Mr Jaffray explained that BMW is frequently approached by a wide variety of companies enquiring about sponsorship opportunities, but that the German brand only invests in a handful of partners that were deemed a perfect fit in a number of critical areas.

When asked if BMW had considered entering the V8 Supercar league as a possibility for its motorsport involvement, Mr Jaffray replied “honestly, yes,” but the consideration of GT participation had started long before.

“Honestly, yes, because, again, we look at everything and from a marketing perspective it would be a mistake for us not to,” he said.

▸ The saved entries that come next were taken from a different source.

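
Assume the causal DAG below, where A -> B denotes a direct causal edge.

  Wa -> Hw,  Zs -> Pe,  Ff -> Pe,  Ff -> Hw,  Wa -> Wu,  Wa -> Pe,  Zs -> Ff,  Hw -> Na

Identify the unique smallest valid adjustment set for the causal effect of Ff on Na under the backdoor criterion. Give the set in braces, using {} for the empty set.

Variables eligible for adjustment (non-descendants of Ff, excluding Ff and Na): {Wa, Wu, Zs}.
Backdoor paths from Ff to Na:
  P1: Ff <- Zs -> Pe <- Wa -> Hw -> Na
Each backdoor path contains an unconditioned collider, so every path is already blocked with the empty conditioning set:
  P1: blocked at collider Pe (neither it nor any descendant is in the conditioning set).
The empty set is therefore the unique smallest valid set.

{}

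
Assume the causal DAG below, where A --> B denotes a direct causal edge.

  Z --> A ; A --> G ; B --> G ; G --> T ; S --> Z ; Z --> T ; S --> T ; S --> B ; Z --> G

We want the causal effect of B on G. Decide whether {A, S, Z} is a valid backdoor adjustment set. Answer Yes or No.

Backdoor paths from B to G (paths whose first edge points into B):
  P1: B <- S -> Z -> A -> G
  P2: B <- S -> Z -> G
  P3: B <- S -> Z -> T <- G
  P4: B <- S -> T <- Z -> A -> G
  P5: B <- S -> T <- Z -> G
  P6: B <- S -> T <- G
Condition 1 (no descendant of B in the set): holds — descendants of B are {G, T}; none are in {A, S, Z}.
Condition 2 (every backdoor path blocked by {A, S, Z}):
  P1: blocked at fork node S ∈ conditioning set.
  P2: blocked at fork node S ∈ conditioning set.
  P3: blocked at fork node S ∈ conditioning set.
  P4: blocked at fork node S ∈ conditioning set.
  P5: blocked at fork node S ∈ conditioning set.
  P6: blocked at fork node S ∈ conditioning set.
{A, S, Z} satisfies the backdoor criterion.

Yes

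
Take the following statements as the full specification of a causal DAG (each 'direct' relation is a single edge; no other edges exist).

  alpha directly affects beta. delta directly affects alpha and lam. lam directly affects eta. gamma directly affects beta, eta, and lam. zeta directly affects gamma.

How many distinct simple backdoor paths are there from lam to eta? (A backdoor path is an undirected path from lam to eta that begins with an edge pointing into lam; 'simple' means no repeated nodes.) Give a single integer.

A backdoor path from lam to eta is any simple undirected path whose first edge points into lam (i.e. leaves lam via a parent).
Parents of lam: {delta, gamma}.
Enumerating:
  P1: lam <- delta -> alpha -> beta <- gamma -> eta
  P2: lam <- gamma -> eta
That exhausts the simple backdoor paths. Count: 2.

2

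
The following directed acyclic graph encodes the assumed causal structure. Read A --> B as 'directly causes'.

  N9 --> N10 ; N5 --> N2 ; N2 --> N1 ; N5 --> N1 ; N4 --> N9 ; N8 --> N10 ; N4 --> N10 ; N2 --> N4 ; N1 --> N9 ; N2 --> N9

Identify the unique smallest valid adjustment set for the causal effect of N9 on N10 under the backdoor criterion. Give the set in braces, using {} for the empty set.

Variables eligible for adjustment (non-descendants of N9, excluding N9 and N10): {N1, N2, N4, N5, N8}.
Backdoor paths from N9 to N10:
  P1: N9 <- N2 -> N4 -> N10
  P2: N9 <- N1 <- N5 -> N2 -> N4 -> N10
  P3: N9 <- N1 <- N2 -> N4 -> N10
  P4: N9 <- N4 -> N10
The empty set is not sufficient: P1 (N9 <- N2 -> N4 -> N10) has no collider blocking it and no conditioned non-collider, so it is open.
Try {N4}:
  P1: blocked at chain node N4 ∈ conditioning set.
  P2: blocked at chain node N4 ∈ conditioning set.
  P3: blocked at chain node N4 ∈ conditioning set.
  P4: blocked at fork node N4 ∈ conditioning set.
{N4} contains no descendant of N9 and blocks every backdoor path.
No other singleton works — e.g. {N5} leaves P1 open — so {N4} is the unique smallest valid adjustment set.

{N4}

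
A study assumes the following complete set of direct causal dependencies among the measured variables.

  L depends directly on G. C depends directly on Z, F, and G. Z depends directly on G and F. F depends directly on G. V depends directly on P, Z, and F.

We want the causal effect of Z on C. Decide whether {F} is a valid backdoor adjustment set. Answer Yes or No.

Backdoor paths from Z to C (paths whose first edge points into Z):
  P1: Z <- G -> F -> C
  P2: Z <- G -> C
  P3: Z <- F <- G -> C
  P4: Z <- F -> C
Condition 1 (no descendant of Z in the set): holds — descendants of Z are {C, V}; none are in {F}.
Condition 2 (every backdoor path blocked by {F}):
  P1: blocked at chain node F ∈ conditioning set.
  P2: open — no interior node is in the conditioning set.
  P3: blocked at chain node F ∈ conditioning set.
  P4: blocked at fork node F ∈ conditioning set.
{F} does not satisfy the backdoor criterion.

No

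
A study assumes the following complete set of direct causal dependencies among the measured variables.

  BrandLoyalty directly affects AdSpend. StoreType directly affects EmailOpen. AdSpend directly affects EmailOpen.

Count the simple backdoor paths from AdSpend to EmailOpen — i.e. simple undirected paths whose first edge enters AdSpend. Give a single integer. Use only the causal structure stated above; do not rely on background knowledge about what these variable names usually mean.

A backdoor path from AdSpend to EmailOpen is any simple undirected path whose first edge points into AdSpend (i.e. leaves AdSpend via a parent).
Parents of AdSpend: {BrandLoyalty}.
No simple path from any parent of AdSpend reaches EmailOpen without revisiting AdSpend, so there are no backdoor paths.

0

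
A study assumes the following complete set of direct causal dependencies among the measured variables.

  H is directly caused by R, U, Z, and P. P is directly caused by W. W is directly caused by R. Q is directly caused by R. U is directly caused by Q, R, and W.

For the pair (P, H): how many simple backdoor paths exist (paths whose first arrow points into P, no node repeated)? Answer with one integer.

6

A backdoor path from P to H is any simple undirected path whose first edge points into P (i.e. leaves P via a parent).
Parents of P: {W}.
Enumerating:
  P1: P <- W <- R -> Q -> U -> H
  P2: P <- W <- R -> U -> H
  P3: P <- W <- R -> H
  P4: P <- W -> U <- R -> H
  P5: P <- W -> U <- Q <- R -> H
  P6: P <- W -> U -> H
That exhausts the simple backdoor paths. Count: 6.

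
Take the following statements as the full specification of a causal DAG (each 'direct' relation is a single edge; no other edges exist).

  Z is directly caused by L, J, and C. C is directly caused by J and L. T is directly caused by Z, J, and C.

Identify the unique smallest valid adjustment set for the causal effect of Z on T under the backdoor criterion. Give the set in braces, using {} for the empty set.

Variables eligible for adjustment (non-descendants of Z, excluding Z and T): {C, J, L}.
Backdoor paths from Z to T:
  P1: Z <- L -> C <- J -> T
  P2: Z <- L -> C -> T
  P3: Z <- J -> C -> T
  P4: Z <- J -> T
  P5: Z <- C <- J -> T
  P6: Z <- C -> T
The empty set is not sufficient: P2 (Z <- L -> C -> T) has no collider blocking it and no conditioned non-collider, so it is open.
Try {C, J}:
  P1: blocked at fork node J ∈ conditioning set.
  P2: blocked at chain node C ∈ conditioning set.
  P3: blocked at fork node J ∈ conditioning set.
  P4: blocked at fork node J ∈ conditioning set.
  P5: blocked at chain node C ∈ conditioning set.
  P6: blocked at fork node C ∈ conditioning set.
{C, J} contains no descendant of Z and blocks every backdoor path.
Every element of {C, J} is needed (dropping C leaves P2 open; dropping J leaves P1 open), so no proper subset is valid.
Among all size-2 subsets of the eligible variables, only {C, J} blocks every backdoor path, so it is the unique smallest valid adjustment set.

{C, J}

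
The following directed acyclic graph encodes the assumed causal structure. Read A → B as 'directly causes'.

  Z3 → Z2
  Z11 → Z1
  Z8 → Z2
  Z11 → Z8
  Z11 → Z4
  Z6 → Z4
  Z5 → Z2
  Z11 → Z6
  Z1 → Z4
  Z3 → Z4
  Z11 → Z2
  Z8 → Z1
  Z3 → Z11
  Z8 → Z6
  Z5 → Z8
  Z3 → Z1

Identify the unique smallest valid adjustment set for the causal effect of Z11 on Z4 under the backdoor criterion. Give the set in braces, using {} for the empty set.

Variables eligible for adjustment (non-descendants of Z11, excluding Z11 and Z4): {Z3, Z5}.
Backdoor paths from Z11 to Z4:
  P1: Z11 <- Z3 -> Z1 <- Z8 -> Z6 -> Z4
  P2: Z11 <- Z3 -> Z1 -> Z4
  P3: Z11 <- Z3 -> Z2 <- Z5 -> Z8 -> Z1 -> Z4
  P4: Z11 <- Z3 -> Z2 <- Z5 -> Z8 -> Z6 -> Z4
  P5: Z11 <- Z3 -> Z2 <- Z8 -> Z1 -> Z4
  P6: Z11 <- Z3 -> Z2 <- Z8 -> Z6 -> Z4
  P7: Z11 <- Z3 -> Z4
The empty set is not sufficient: P2 (Z11 <- Z3 -> Z1 -> Z4) has no collider blocking it and no conditioned non-collider, so it is open.
Try {Z3}:
  P1: blocked at fork node Z3 ∈ conditioning set.
  P2: blocked at fork node Z3 ∈ conditioning set.
  P3: blocked at fork node Z3 ∈ conditioning set.
  P4: blocked at fork node Z3 ∈ conditioning set.
  P5: blocked at fork node Z3 ∈ conditioning set.
  P6: blocked at fork node Z3 ∈ conditioning set.
  P7: blocked at fork node Z3 ∈ conditioning set.
{Z3} contains no descendant of Z11 and blocks every backdoor path.
No other singleton works — e.g. {Z5} leaves P2 open — so {Z3} is the unique smallest valid adjustment set.

{Z3}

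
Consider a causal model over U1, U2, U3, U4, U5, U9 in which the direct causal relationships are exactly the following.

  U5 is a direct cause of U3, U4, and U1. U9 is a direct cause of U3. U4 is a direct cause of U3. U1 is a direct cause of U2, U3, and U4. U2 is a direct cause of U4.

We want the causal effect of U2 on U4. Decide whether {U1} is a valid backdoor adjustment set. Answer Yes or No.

Yes

Backdoor paths from U2 to U4 (paths whose first edge points into U2):
  P1: U2 <- U1 <- U5 -> U4
  P2: U2 <- U1 <- U5 -> U3 <- U4
  P3: U2 <- U1 -> U4
  P4: U2 <- U1 -> U3 <- U5 -> U4
  P5: U2 <- U1 -> U3 <- U4
Condition 1 (no descendant of U2 in the set): holds — descendants of U2 are {U3, U4}; none are in {U1}.
Condition 2 (every backdoor path blocked by {U1}):
  P1: blocked at chain node U1 ∈ conditioning set.
  P2: blocked at chain node U1 ∈ conditioning set.
  P3: blocked at fork node U1 ∈ conditioning set.
  P4: blocked at fork node U1 ∈ conditioning set.
  P5: blocked at fork node U1 ∈ conditioning set.
{U1} satisfies the backdoor criterion.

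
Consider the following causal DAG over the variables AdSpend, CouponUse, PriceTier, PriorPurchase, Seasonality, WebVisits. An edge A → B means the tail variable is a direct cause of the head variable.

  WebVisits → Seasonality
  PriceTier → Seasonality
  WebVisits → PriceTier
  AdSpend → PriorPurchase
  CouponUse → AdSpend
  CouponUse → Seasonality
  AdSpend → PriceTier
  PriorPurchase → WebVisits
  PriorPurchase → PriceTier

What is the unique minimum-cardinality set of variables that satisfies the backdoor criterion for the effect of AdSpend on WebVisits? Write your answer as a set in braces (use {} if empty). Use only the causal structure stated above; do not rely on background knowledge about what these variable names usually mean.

Variables eligible for adjustment (non-descendants of AdSpend, excluding AdSpend and WebVisits): {CouponUse}.
Backdoor paths from AdSpend to WebVisits:
  P1: AdSpend <- CouponUse -> Seasonality <- WebVisits
  P2: AdSpend <- CouponUse -> Seasonality <- PriceTier <- PriorPurchase -> WebVisits
  P3: AdSpend <- CouponUse -> Seasonality <- PriceTier <- WebVisits
Each backdoor path contains an unconditioned collider, so every path is already blocked with the empty conditioning set:
  P1: blocked at collider Seasonality (neither it nor any descendant is in the conditioning set).
  P2: blocked at collider Seasonality (neither it nor any descendant is in the conditioning set).
  P3: blocked at collider Seasonality (neither it nor any descendant is in the conditioning set).
The empty set is therefore the unique smallest valid set.

{}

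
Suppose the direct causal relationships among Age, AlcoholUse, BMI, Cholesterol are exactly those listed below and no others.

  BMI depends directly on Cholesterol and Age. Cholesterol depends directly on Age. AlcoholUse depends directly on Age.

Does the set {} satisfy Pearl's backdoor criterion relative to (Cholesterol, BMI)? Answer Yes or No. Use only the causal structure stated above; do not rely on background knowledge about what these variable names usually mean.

Backdoor paths from Cholesterol to BMI (paths whose first edge points into Cholesterol):
  P1: Cholesterol <- Age -> BMI
Condition 1 (no descendant of Cholesterol in the set): holds — descendants of Cholesterol are {BMI}; none are in {}.
Condition 2 (every backdoor path blocked by {}):
  P1: open — no interior node is in the conditioning set.
{} does not satisfy the backdoor criterion.

No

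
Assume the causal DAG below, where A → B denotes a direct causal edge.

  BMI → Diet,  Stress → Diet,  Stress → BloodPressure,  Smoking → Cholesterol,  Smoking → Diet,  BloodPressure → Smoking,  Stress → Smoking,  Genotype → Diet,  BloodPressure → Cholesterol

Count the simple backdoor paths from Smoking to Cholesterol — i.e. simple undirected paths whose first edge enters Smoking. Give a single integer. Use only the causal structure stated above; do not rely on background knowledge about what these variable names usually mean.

2

A backdoor path from Smoking to Cholesterol is any simple undirected path whose first edge points into Smoking (i.e. leaves Smoking via a parent).
Parents of Smoking: {BloodPressure, Stress}.
Enumerating:
  P1: Smoking <- Stress -> BloodPressure -> Cholesterol
  P2: Smoking <- BloodPressure -> Cholesterol
That exhausts the simple backdoor paths. Count: 2.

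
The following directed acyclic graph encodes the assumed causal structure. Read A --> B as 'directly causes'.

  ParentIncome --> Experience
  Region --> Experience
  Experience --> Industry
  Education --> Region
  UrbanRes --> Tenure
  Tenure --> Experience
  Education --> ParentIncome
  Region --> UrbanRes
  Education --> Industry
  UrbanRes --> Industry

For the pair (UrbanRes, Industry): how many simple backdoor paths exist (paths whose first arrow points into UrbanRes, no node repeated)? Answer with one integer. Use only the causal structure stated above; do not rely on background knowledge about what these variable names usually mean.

A backdoor path from UrbanRes to Industry is any simple undirected path whose first edge points into UrbanRes (i.e. leaves UrbanRes via a parent).
Parents of UrbanRes: {Region}.
Enumerating:
  P1: UrbanRes <- Region <- Education -> ParentIncome -> Experience -> Industry
  P2: UrbanRes <- Region <- Education -> Industry
  P3: UrbanRes <- Region -> Experience <- ParentIncome <- Education -> Industry
  P4: UrbanRes <- Region -> Experience -> Industry
That exhausts the simple backdoor paths. Count: 4.

4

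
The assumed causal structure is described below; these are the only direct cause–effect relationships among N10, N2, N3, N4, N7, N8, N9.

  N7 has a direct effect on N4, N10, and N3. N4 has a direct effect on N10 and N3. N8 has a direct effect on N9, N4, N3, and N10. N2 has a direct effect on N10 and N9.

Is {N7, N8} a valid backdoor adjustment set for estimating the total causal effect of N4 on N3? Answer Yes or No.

Backdoor paths from N4 to N3 (paths whose first edge points into N4):
  P1: N4 <- N7 -> N3
  P2: N4 <- N7 -> N10 <- N8 -> N3
  P3: N4 <- N7 -> N10 <- N2 -> N9 <- N8 -> N3
  P4: N4 <- N8 -> N3
  P5: N4 <- N8 -> N10 <- N7 -> N3
  P6: N4 <- N8 -> N9 <- N2 -> N10 <- N7 -> N3
Condition 1 (no descendant of N4 in the set): holds — descendants of N4 are {N10, N3}; none are in {N7, N8}.
Condition 2 (every backdoor path blocked by {N7, N8}):
  P1: blocked at fork node N7 ∈ conditioning set.
  P2: blocked at fork node N7 ∈ conditioning set.
  P3: blocked at fork node N7 ∈ conditioning set.
  P4: blocked at fork node N8 ∈ conditioning set.
  P5: blocked at fork node N8 ∈ conditioning set.
  P6: blocked at fork node N8 ∈ conditioning set.
{N7, N8} satisfies the backdoor criterion.

Yes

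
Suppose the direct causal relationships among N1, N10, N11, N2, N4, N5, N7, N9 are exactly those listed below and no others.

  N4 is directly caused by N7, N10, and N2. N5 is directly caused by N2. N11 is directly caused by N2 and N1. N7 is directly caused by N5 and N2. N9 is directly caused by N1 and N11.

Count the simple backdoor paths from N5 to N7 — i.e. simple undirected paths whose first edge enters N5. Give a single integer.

2

A backdoor path from N5 to N7 is any simple undirected path whose first edge points into N5 (i.e. leaves N5 via a parent).
Parents of N5: {N2}.
Enumerating:
  P1: N5 <- N2 -> N7
  P2: N5 <- N2 -> N4 <- N7
That exhausts the simple backdoor paths. Count: 2.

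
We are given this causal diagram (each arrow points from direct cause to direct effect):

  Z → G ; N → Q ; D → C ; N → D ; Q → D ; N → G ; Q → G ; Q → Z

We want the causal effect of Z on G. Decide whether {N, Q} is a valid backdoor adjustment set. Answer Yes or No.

Yes

Backdoor paths from Z to G (paths whose first edge points into Z):
  P1: Z <- Q <- N -> G
  P2: Z <- Q -> G
  P3: Z <- Q -> D <- N -> G
Condition 1 (no descendant of Z in the set): holds — descendants of Z are {G}; none are in {N, Q}.
Condition 2 (every backdoor path blocked by {N, Q}):
  P1: blocked at chain node Q ∈ conditioning set.
  P2: blocked at fork node Q ∈ conditioning set.
  P3: blocked at fork node Q ∈ conditioning set.
{N, Q} satisfies the backdoor criterion.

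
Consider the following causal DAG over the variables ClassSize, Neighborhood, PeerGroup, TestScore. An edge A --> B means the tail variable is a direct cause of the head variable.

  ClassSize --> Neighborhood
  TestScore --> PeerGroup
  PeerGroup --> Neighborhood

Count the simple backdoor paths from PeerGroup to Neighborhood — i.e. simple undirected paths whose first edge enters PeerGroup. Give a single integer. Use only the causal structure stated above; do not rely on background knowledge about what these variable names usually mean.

0

A backdoor path from PeerGroup to Neighborhood is any simple undirected path whose first edge points into PeerGroup (i.e. leaves PeerGroup via a parent).
Parents of PeerGroup: {TestScore}.
No simple path from any parent of PeerGroup reaches Neighborhood without revisiting PeerGroup, so there are no backdoor paths.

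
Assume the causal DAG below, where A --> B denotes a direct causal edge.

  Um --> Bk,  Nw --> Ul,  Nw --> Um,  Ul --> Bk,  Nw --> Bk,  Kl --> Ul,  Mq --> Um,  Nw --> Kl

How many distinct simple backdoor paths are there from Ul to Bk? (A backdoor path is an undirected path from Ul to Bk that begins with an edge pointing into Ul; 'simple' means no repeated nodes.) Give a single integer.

4

A backdoor path from Ul to Bk is any simple undirected path whose first edge points into Ul (i.e. leaves Ul via a parent).
Parents of Ul: {Kl, Nw}.
Enumerating:
  P1: Ul <- Nw -> Um -> Bk
  P2: Ul <- Nw -> Bk
  P3: Ul <- Kl <- Nw -> Um -> Bk
  P4: Ul <- Kl <- Nw -> Bk
That exhausts the simple backdoor paths. Count: 4.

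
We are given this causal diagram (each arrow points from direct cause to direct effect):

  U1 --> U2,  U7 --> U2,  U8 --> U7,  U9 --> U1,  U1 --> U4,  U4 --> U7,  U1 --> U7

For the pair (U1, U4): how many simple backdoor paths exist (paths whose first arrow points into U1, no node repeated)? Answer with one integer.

A backdoor path from U1 to U4 is any simple undirected path whose first edge points into U1 (i.e. leaves U1 via a parent).
Parents of U1: {U9}.
No simple path from any parent of U1 reaches U4 without revisiting U1, so there are no backdoor paths.

0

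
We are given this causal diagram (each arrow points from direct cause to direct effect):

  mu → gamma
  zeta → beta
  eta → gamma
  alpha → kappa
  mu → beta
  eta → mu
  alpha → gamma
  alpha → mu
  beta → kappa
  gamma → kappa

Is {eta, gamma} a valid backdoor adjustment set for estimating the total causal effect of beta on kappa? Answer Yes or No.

No

Backdoor paths from beta to kappa (paths whose first edge points into beta):
  P1: beta <- mu <- alpha -> gamma -> kappa
  P2: beta <- mu <- alpha -> kappa
  P3: beta <- mu <- eta -> gamma <- alpha -> kappa
  P4: beta <- mu <- eta -> gamma -> kappa
  P5: beta <- mu -> gamma <- alpha -> kappa
  P6: beta <- mu -> gamma -> kappa
Condition 1 (no descendant of beta in the set): holds — descendants of beta are {kappa}; none are in {eta, gamma}.
Condition 2 (every backdoor path blocked by {eta, gamma}):
  P1: blocked at chain node gamma ∈ conditioning set.
  P2: open — no interior node is in the conditioning set.
  P3: blocked at fork node eta ∈ conditioning set.
  P4: blocked at fork node eta ∈ conditioning set.
  P5: open — collider(s) gamma are conditioned on (or have a conditioned descendant) and no non-collider on the path is in the set.
  P6: blocked at chain node gamma ∈ conditioning set.
{eta, gamma} does not satisfy the backdoor criterion.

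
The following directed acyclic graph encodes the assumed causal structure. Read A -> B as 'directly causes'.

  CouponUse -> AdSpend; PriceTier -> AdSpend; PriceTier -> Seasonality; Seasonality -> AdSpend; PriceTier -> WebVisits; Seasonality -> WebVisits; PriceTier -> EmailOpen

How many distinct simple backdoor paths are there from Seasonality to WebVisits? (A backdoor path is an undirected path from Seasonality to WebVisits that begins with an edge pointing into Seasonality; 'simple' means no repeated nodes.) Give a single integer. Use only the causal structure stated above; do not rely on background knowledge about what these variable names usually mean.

A backdoor path from Seasonality to WebVisits is any simple undirected path whose first edge points into Seasonality (i.e. leaves Seasonality via a parent).
Parents of Seasonality: {PriceTier}.
Enumerating:
  P1: Seasonality <- PriceTier -> WebVisits
That exhausts the simple backdoor paths. Count: 1.

1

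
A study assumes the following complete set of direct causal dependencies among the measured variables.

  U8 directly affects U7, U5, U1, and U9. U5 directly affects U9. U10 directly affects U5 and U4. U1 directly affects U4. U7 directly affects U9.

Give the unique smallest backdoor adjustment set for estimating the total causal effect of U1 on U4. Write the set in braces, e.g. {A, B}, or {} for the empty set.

{}

Variables eligible for adjustment (non-descendants of U1, excluding U1 and U4): {U10, U5, U7, U8, U9}.
Backdoor paths from U1 to U4:
  P1: U1 <- U8 -> U7 -> U9 <- U5 <- U10 -> U4
  P2: U1 <- U8 -> U5 <- U10 -> U4
  P3: U1 <- U8 -> U9 <- U5 <- U10 -> U4
Each backdoor path contains an unconditioned collider, so every path is already blocked with the empty conditioning set:
  P1: blocked at collider U9 (neither it nor any descendant is in the conditioning set).
  P2: blocked at collider U5 (neither it nor any descendant is in the conditioning set).
  P3: blocked at collider U9 (neither it nor any descendant is in the conditioning set).
The empty set is therefore the unique smallest valid set.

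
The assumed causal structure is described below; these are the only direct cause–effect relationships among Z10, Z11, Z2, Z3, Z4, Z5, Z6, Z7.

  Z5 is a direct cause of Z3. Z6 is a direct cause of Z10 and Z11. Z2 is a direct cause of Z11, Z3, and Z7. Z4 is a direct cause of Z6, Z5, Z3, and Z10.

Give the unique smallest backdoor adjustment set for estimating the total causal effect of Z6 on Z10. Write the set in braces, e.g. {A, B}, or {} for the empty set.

{Z4}

Variables eligible for adjustment (non-descendants of Z6, excluding Z6 and Z10): {Z2, Z3, Z4, Z5, Z7}.
Backdoor paths from Z6 to Z10:
  P1: Z6 <- Z4 -> Z10
The empty set is not sufficient: P1 (Z6 <- Z4 -> Z10) has no collider blocking it and no conditioned non-collider, so it is open.
Try {Z4}:
  P1: blocked at fork node Z4 ∈ conditioning set.
{Z4} contains no descendant of Z6 and blocks every backdoor path.
No other singleton works — e.g. {Z2} leaves P1 open — so {Z4} is the unique smallest valid adjustment set.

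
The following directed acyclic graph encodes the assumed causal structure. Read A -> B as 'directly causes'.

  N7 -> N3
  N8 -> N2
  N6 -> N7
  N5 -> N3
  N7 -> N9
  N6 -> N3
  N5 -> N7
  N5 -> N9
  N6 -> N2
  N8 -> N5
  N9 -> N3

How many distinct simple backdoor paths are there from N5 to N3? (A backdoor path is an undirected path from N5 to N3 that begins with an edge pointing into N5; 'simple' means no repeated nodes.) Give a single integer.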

“I’ve been in general marketing at BMW for 18 or 19 months and this project (GT) has been a long time to fruition. Certainly since I’ve had my time in the chair, this has been the direction we had decided.”

While support of the Australian GT series does not yet match followers of the V8 Supercar championship, Mr Jaffray said GT was a better fit for BMW and that interest was growing in the sport.

“If you are talking to the wrong people then it’s a genuine waste of my marketing dollars, therefore there has to be an alignment in terms of the target audience,” he said.

“It’s a good audience for us. There’s a nice balance of – and I hate to use the term gentlemen racers because it takes you back to the 1920s – but there is that element to the sport, which is good for us.

“Across motorsport, I am pretty comfortable with where we sit overall as a brand.”

With a relatively short time in the series, Mr Jaffray said it was extremely hard to pinpoint or quantify the exact return from motorsport involvement, but despite the short period, the company was already satisfied with the results.

“Can we measure that in absolute terms? Absolutely not,” he said.

“This year was always going to be about building a foundation for us in the sport in this country.

“Is it working and delivering against what we set out to achieve this year? Absolutely.”